Die EU muss die Voraussetzungen schaffen, dass sie ihrerseits organisatorisch und wirtschaftlich in der Lage ist, weitere Länder aufzunehmen. Dazu sind die vor der ersten Erweiterungsstufe begonnen Strukturreformen zu Ende zu führen und der Prozess der europäischen Verfassungsstiftung abzuschließen. Die Weichen innerhalb der EU müssen eindeutig und unmissverständlich in Richtung staatlicher Einheit gestellt werden. Nur eine Türkei, die bereit ist diesen Weg mitzugehen, kann sich langfristig erfolgreich in die Europäische Union integrieren.

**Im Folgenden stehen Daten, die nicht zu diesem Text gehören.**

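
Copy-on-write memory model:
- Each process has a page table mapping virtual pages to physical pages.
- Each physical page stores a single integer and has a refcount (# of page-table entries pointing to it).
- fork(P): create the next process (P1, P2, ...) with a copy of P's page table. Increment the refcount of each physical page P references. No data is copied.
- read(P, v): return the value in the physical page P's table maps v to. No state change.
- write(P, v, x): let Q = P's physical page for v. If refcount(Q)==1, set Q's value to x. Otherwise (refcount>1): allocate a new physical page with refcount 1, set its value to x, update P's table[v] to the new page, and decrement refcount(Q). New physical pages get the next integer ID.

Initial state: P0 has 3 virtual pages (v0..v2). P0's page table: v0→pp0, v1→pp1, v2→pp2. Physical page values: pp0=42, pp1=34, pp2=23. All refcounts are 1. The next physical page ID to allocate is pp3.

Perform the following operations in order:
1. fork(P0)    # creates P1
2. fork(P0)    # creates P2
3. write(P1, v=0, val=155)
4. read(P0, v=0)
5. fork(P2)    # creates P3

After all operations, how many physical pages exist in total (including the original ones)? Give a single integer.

Answer: 4

Derivation:
Op 1: fork(P0) -> P1. 3 ppages; refcounts: pp0:2 pp1:2 pp2:2
Op 2: fork(P0) -> P2. 3 ppages; refcounts: pp0:3 pp1:3 pp2:3
Op 3: write(P1, v0, 155). refcount(pp0)=3>1 -> COPY to pp3. 4 ppages; refcounts: pp0:2 pp1:3 pp2:3 pp3:1
Op 4: read(P0, v0) -> 42. No state change.
Op 5: fork(P2) -> P3. 4 ppages; refcounts: pp0:3 pp1:4 pp2:4 pp3:1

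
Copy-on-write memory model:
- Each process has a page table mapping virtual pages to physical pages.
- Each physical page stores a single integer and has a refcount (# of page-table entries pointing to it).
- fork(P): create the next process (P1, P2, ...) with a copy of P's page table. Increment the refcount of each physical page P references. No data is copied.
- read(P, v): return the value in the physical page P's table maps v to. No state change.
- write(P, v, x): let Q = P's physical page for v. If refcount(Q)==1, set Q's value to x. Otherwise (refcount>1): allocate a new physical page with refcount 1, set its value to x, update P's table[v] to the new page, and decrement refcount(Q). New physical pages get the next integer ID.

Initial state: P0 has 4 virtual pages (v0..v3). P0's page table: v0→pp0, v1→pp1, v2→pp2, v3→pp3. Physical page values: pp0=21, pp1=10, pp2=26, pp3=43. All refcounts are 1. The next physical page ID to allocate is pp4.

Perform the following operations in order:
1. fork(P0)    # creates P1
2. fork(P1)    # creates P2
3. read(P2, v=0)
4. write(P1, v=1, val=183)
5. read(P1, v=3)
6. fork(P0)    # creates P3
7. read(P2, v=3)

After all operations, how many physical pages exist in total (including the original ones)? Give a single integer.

Op 1: fork(P0) -> P1. 4 ppages; refcounts: pp0:2 pp1:2 pp2:2 pp3:2
Op 2: fork(P1) -> P2. 4 ppages; refcounts: pp0:3 pp1:3 pp2:3 pp3:3
Op 3: read(P2, v0) -> 21. No state change.
Op 4: write(P1, v1, 183). refcount(pp1)=3>1 -> COPY to pp4. 5 ppages; refcounts: pp0:3 pp1:2 pp2:3 pp3:3 pp4:1
Op 5: read(P1, v3) -> 43. No state change.
Op 6: fork(P0) -> P3. 5 ppages; refcounts: pp0:4 pp1:3 pp2:4 pp3:4 pp4:1
Op 7: read(P2, v3) -> 43. No state change.

Answer: 5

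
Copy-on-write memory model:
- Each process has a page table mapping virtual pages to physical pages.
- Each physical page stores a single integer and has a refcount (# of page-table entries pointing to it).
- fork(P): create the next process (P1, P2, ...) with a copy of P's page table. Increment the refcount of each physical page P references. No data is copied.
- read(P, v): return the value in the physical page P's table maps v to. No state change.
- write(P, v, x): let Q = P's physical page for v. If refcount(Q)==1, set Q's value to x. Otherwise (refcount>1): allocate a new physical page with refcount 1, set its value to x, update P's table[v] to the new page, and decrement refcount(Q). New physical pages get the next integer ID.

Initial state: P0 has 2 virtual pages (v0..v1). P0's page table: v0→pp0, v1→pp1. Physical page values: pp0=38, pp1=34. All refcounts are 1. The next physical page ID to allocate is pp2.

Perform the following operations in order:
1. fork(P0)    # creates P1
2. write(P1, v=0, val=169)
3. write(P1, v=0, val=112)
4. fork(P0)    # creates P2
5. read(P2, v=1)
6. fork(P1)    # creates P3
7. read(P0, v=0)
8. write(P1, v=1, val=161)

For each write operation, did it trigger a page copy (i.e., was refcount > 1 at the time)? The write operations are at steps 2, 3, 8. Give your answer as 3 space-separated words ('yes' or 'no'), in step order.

Op 1: fork(P0) -> P1. 2 ppages; refcounts: pp0:2 pp1:2
Op 2: write(P1, v0, 169). refcount(pp0)=2>1 -> COPY to pp2. 3 ppages; refcounts: pp0:1 pp1:2 pp2:1
Op 3: write(P1, v0, 112). refcount(pp2)=1 -> write in place. 3 ppages; refcounts: pp0:1 pp1:2 pp2:1
Op 4: fork(P0) -> P2. 3 ppages; refcounts: pp0:2 pp1:3 pp2:1
Op 5: read(P2, v1) -> 34. No state change.
Op 6: fork(P1) -> P3. 3 ppages; refcounts: pp0:2 pp1:4 pp2:2
Op 7: read(P0, v0) -> 38. No state change.
Op 8: write(P1, v1, 161). refcount(pp1)=4>1 -> COPY to pp3. 4 ppages; refcounts: pp0:2 pp1:3 pp2:2 pp3:1

yes no yes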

Die Türkei muss andererseits die Zeit nutzen, wirtschaftliche Probleme zu lösen und ihre Infrastruktur insbesondere im ländlichen Bereich ausbauen. Die EU kann die Türkei dabei beratend und in gewissen Maßen auch finanziell unterstützen

Seit dem Assoziierungsabkommen von 1963 ist der Türkei immer wieder eine Beitrittsperspektive zugesagt worden, zuletzt mit der Gewährung des Kandidatenstatus im Jahr 1999. Die Türkei ist Mitglied der Zollunion, des Europarates und der NATO. Seit dem Ende des Zweiten Weltkriegs ist sie fest in den Westen integriert. Die Julis stehen für außenpolitische Kontinuität und stellen klar, dass auf der Verlässlichkeit deutscher Außenpolitik ein großer Teil unseres Ansehens und politischen Gewichts in der Welt beruht. Das muss auch für die Beitrittsperspektive der Türkei gelten. Der Türkei müssen klare Bedingungen gestellt und Wege aufgezeigt werden. Die Kopplung von zeitlichen Zusagen mit inhaltlichen Bedingungen lehnen die Jungen Liberalen jedoch ab, da deren Einhaltung nicht sichergestellt werden kann und damit falsche Erwartungen geweckt würden.

Die EU sollte aber der Türkei verschiedene Schritte anbieten, mit der sie in den nächsten 10-15 Jahren die Fortschritte in den oben genannten Punkten begleitend näher an die EU herangeführt wird. Diese sind:

  • Die Türkei wird zur feierlichen Unterzeichnung der Europäischen Verfassung als assoziiertes Mitglied eingeladen

  • Die Türkei wird voll in die Strukturen der Gemeinsamen Außen- und Sicherheitspolitik mit vollen Rechten und Pflichten einbezogen

  • Die Türkei wird volles Mitglied der intergouvernementalen Zusammenarbeit in der Innen- und Rechtspolitik

  • Die Türkei wird mit der Aussicht auf einen Beitritt zum Euro in das Europäische Währungssystem integriert

  • Ein erneutes Rendezvous zur Verabredung eines möglichen Beitritts der Türkei zu EU wird durchgeführt.

Wir Liberale müssen alles dafür tun, dem wichtigen Partner Türkei in unseren Reihen zu halten, um der EU auch in Zukunft geostrategisches Gewicht verleihen zu können.

Die Fraktion der FDP im Deutschen Bundestag wird aufgefordert, diesen Vorschlag in den Bundestag einzubringen und sich für dessen Umsetzung einzusetzen. Ferner soll die FDP im Sinne dieses Beschlusses auf die ELDR hinwirken.